From owning a restaurant to a retail boutique, it is not uncommon for today’s entrepreneurs and small business owners to make an income through a variety of ventures.
If you’re running multiple business projects, you’ve probably been stumped on what’s the best way to structure all these ventures. Should you form one corporation to cover them all? Should you form an LLC for each one?
There are three ways to legally structure multiple businesses. Each option has a different set of advantages and disadvantages – and the “right” approach depends on your unique needs. Here’s what to consider:
Option 1: Create a separate corporation or LLC for each venture
You can form an LLC or corporation for each business venture. For example, you can form an LLC for a bookkeeping business and then form another LLC for selling homemade soaps.
While this seems straightforward enough, be aware that this approach will result in considerable paperwork. You’ll need to file separate forms (i.e. Annual Reports, meeting minutes) to the state for each structure. And if you’ve formed Corporations, you’ll need to file separate tax forms for each Corp. If you’re looking to minimize your administrative requirements, consider another option.
There’s one exception to this rule and that’s for real estate investors. If you’re investing in rental properties or other real estate, you may want to consider forming an LLC for each property in order to protect each investment on its own. Then, if Property A is sued, only the assets belonging to LLC A are affected. Your own personal assets are shielded, as well as the assets belonging to Property B, Property C, etc. This is the best way to contain liability in potentially risky ventures.
Option 2: Create one Corporation/LLC and have multiple DBAs under the main Corp/LLC
Your second option is to create one main company as an LLC or Corporation. Then, once that LLC or Corp has been established, it files multiple fictitious business names (also called DBA, doing business as, registrations) for each of the ventures within the same state/county.
With this approach, each business can have the right name and branding for their specific market, while still enjoying the legal protection of the main holding company. When it’s time to file your taxes, you can take the income earned from each DBA and report them in a single tax filing under the main LLC or corporation. Of course, situations vary and you should always consult with an attorney or tax advisor for individual advice regarding your particular situation.

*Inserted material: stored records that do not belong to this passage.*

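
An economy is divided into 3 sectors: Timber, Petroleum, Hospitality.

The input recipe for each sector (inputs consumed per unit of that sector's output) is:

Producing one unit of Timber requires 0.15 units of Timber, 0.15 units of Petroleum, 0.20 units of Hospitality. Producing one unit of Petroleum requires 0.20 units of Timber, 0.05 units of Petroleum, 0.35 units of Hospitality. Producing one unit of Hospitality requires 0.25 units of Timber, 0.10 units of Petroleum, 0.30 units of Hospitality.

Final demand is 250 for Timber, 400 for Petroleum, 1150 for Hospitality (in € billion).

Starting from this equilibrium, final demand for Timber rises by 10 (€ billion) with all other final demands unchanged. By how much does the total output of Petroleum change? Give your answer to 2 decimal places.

I − A =
  [   0.85    -0.20    -0.25]
  [  -0.15     0.95    -0.10]
  [  -0.20    -0.35     0.70]
Cofactors of I−A, C_ij = (−1)^(i+j)·(minor ij) (rows/columns in the sector order above):
  C_11 = (0.95)(0.70) − (-0.10)(-0.35) = 0.6300
  C_12 = −[(-0.15)(0.70) − (-0.10)(-0.20)] = 0.1250
  C_13 = (-0.15)(-0.35) − (0.95)(-0.20) = 0.2425
  C_21 = −[(-0.20)(0.70) − (-0.25)(-0.35)] = 0.2275
  C_22 = (0.85)(0.70) − (-0.25)(-0.20) = 0.5450
  C_23 = −[(0.85)(-0.35) − (-0.20)(-0.20)] = 0.3375
  C_31 = (-0.20)(-0.10) − (-0.25)(0.95) = 0.2575
  C_32 = −[(0.85)(-0.10) − (-0.25)(-0.15)] = 0.1225
  C_33 = (0.85)(0.95) − (-0.20)(-0.15) = 0.7775
det(I−A) = Σ_j (I−A)_1j·C_1j = (0.85)(0.6300) + (-0.20)(0.1250) + (-0.25)(0.2425) = 0.449875
adj(I−A) = Cᵀ =
  [ 0.6300   0.2275   0.2575]
  [ 0.1250   0.5450   0.1225]
  [ 0.2425   0.3375   0.7775]
(I − A)⁻¹ = adj(I−A) / det(I−A) ≈
  [   1.4004     0.5057     0.5724]
  [   0.2779     1.2114     0.2723]
  [   0.5390     0.7502     1.7283]
Δx = (I − A)⁻¹ Δd with Δd having +10 in the Timber component and 0 elsewhere.
So Δx_P = L_PT · (+10), where L_PT = adj(I−A)_PT / det(I−A) = 0.1250 / 0.449875.
Δx_P = 0.1250 × (+10) / 0.449875 = 1.25 / 0.449875 ≈ 2.78.

Δx_P = 2.78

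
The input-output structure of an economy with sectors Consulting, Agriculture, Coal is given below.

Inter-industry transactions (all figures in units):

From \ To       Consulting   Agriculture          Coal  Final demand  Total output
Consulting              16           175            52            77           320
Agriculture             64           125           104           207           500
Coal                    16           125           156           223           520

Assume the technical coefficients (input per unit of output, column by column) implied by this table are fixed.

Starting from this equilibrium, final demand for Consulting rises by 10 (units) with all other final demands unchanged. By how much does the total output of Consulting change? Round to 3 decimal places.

Technical coefficients a_ij = z_ij / X_j:
  a_11 = 16/320 = 0.05, a_21 = 64/320 = 0.20, a_31 = 16/320 = 0.05
  a_12 = 175/500 = 0.35, a_22 = 125/500 = 0.25, a_32 = 125/500 = 0.25
  a_13 = 52/520 = 0.10, a_23 = 104/520 = 0.20, a_33 = 156/520 = 0.30
I − A =
  [   0.95    -0.35    -0.10]
  [  -0.20     0.75    -0.20]
  [  -0.05    -0.25     0.70]
Cofactors of I−A, C_ij = (−1)^(i+j)·(minor ij) (rows/columns in the sector order above):
  C_11 = (0.75)(0.70) − (-0.20)(-0.25) = 0.4750
  C_12 = −[(-0.20)(0.70) − (-0.20)(-0.05)] = 0.1500
  C_13 = (-0.20)(-0.25) − (0.75)(-0.05) = 0.0875
  C_21 = −[(-0.35)(0.70) − (-0.10)(-0.25)] = 0.2700
  C_22 = (0.95)(0.70) − (-0.10)(-0.05) = 0.6600
  C_23 = −[(0.95)(-0.25) − (-0.35)(-0.05)] = 0.2550
  C_31 = (-0.35)(-0.20) − (-0.10)(0.75) = 0.1450
  C_32 = −[(0.95)(-0.20) − (-0.10)(-0.20)] = 0.2100
  C_33 = (0.95)(0.75) − (-0.35)(-0.20) = 0.6425
det(I−A) = Σ_j (I−A)_1j·C_1j = (0.95)(0.4750) + (-0.35)(0.1500) + (-0.10)(0.0875) = 0.3900
adj(I−A) = Cᵀ =
  [ 0.4750   0.2700   0.1450]
  [ 0.1500   0.6600   0.2100]
  [ 0.0875   0.2550   0.6425]
(I − A)⁻¹ = adj(I−A) / det(I−A) ≈
  [   1.2179     0.6923     0.3718]
  [   0.3846     1.6923     0.5385]
  [   0.2244     0.6538     1.6474]
Δx = (I − A)⁻¹ Δd with Δd having +10 in the Consulting component and 0 elsewhere.
So Δx_1 = L_11 · (+10), where L_11 = adj(I−A)_11 / det(I−A) = 0.4750 / 0.3900.
Δx_1 = 0.4750 × (+10) / 0.3900 = 4.75 / 0.3900 ≈ 12.179.

Δx_1 = 12.179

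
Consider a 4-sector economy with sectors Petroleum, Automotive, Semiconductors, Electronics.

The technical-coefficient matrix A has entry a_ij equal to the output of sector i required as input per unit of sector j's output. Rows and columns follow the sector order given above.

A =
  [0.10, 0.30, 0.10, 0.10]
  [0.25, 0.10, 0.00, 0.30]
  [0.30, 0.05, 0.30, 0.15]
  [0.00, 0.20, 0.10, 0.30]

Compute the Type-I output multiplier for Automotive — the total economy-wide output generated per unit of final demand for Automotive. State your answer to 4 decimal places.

I − A =
  [   0.90    -0.30    -0.10    -0.10]
  [  -0.25     0.90     0.00    -0.30]
  [  -0.30    -0.05     0.70    -0.15]
  [   0.00    -0.20    -0.10     0.70]
Compute the cofactors C_ij = (−1)^(i+j)·(3×3 minor ij) of I−A; the adjugate is their transpose:
adj(I−A) = Cᵀ =
  [ 0.38400   0.16350   0.07500   0.14100]
  [ 0.12775   0.40350   0.04700   0.20125]
  [ 0.18725   0.12750   0.45550   0.17900]
  [ 0.06325   0.13350   0.07850   0.48625]
det(I−A) = Σ_j (I−A)_1j·C_1j = (0.90)(0.38400) + (-0.30)(0.12775) + (-0.10)(0.18725) + (-0.10)(0.06325) = 0.282225
(I − A)⁻¹ = adj(I−A) / det(I−A) ≈
  [   1.36062     0.57933     0.26575     0.49960]
  [   0.45265     1.42971     0.16653     0.71308]
  [   0.66348     0.45177     1.61396     0.63425]
  [   0.22411     0.47303     0.27815     1.72292]
The output multiplier for sector j is the column-j sum of the Leontief inverse (I − A)⁻¹ = adj(I−A) / det(I−A).
Column A of adj(I−A): (0.16350, 0.40350, 0.12750, 0.13350); det(I−A) = 0.282225.
m_A = (0.16350 + 0.40350 + 0.12750 + 0.13350) / 0.282225 = 0.828 / 0.282225 ≈ 2.9338.

m_A = 2.9338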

Option 3. Create one Corporation/LLC with other corporations or LLCs under the main holding company
In the third approach, a holding company will own individual Corporations/LLCs for your multiple businesses. This scenario often comes into play for companies that are looking to be acquired, as well as for those cases where an established company is looking to start a new business (and the established or holding company will fund the new business). The particular tax and legal implications can become complex for this scenario, so consult with a tax advisor and/or attorney for the best way to structure your holding company and its subsidiaries.
Final thought: If you’re working hard to build your businesses, make sure you’re also doing everything you can to protect them.